The Brown County taxpayers are just one group in a string that are challenging Biden’s plan in the courts. Just last week in St. Louis, a federal judge heard arguments from several Republican-led states that seek to enjoin the program. 

Experts speculated that Biden’s loan forgiveness program would see a challenge based on the major question doctrine almost immediately after he announced it. 

So far, though, the Brown County taxpayers have struggled to mount their case. They turned to the high court Wednesday after a federal judge denied their bid for an injunction, and the Seventh Circuit affirmed. 

The group says it is not “insensitive” to standing concerns and isn’t using courts to litigate policy questions. Instead, the group claims the debt assumed by Biden’s program will impact taxpayers and therefore they will be harmed by the plan. 

“We are witnessing a gargantuan increase in the national debt accomplished by a complete disregard for limitations on the constitutional spending authority,” Esenberg wrote. “Applicant and those similarly situated are being asked to assume perhaps over one trillion dollars in debt. The issue is not simply that the government has acted unconstitutionally in a way that harms others but not the Applicant itself. To the contrary, because the unlawful step alleged here tramples the constitutional spending power, it harms Applicant’s members as taxpayers.” 

In doing this, the group acknowledges that it is asking the court to use a seldom use framework but says the Biden administration has foiled other standing arguments with changes to its plan. 

“Applicant is aware, moreover, that it is asking this Court to apply a doctrinal framework that, while adopted long ago and still good law, is seldom applied,” Esenberg wrote. “But all other creative attempts to establish standing have been frustrated by Respondents’ unilateral changes in the program.” 

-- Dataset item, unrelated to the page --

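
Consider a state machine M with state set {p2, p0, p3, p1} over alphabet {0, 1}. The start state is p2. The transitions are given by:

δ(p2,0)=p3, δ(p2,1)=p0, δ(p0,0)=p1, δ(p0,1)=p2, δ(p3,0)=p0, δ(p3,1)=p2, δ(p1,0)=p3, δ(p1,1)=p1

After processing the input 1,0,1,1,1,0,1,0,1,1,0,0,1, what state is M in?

p2

Trace: p2 -1-> p0 -0-> p1 -1-> p1 -1-> p1 -1-> p1 -0-> p3 -1-> p2 -0-> p3 -1-> p2 -1-> p0 -0-> p1 -0-> p3 -1-> p2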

Should the justices turn down the taxpayers because of “prudential concerns about standing,” the brief continues, “the President’s power will be unchecked and almost absolute.” 

“The President will be able to spend any amount of money to benefit favored groups, and because the only harm will be to those who foot the bill, his disregard of our Constitution’s careful vesting of the spending power in the Congress and Congress alone will become a dead letter,” Esenberg wrote. “Although voters might choose to punish such unilateral action, the unconstitutional giveaways will themselves distort the political process. This outcome can’t be the law.” 

Justice Amy Coney Barrett is assigned to emergency applications related to Seventh Circuit cases. It is not clear when or if the court will respond to the application.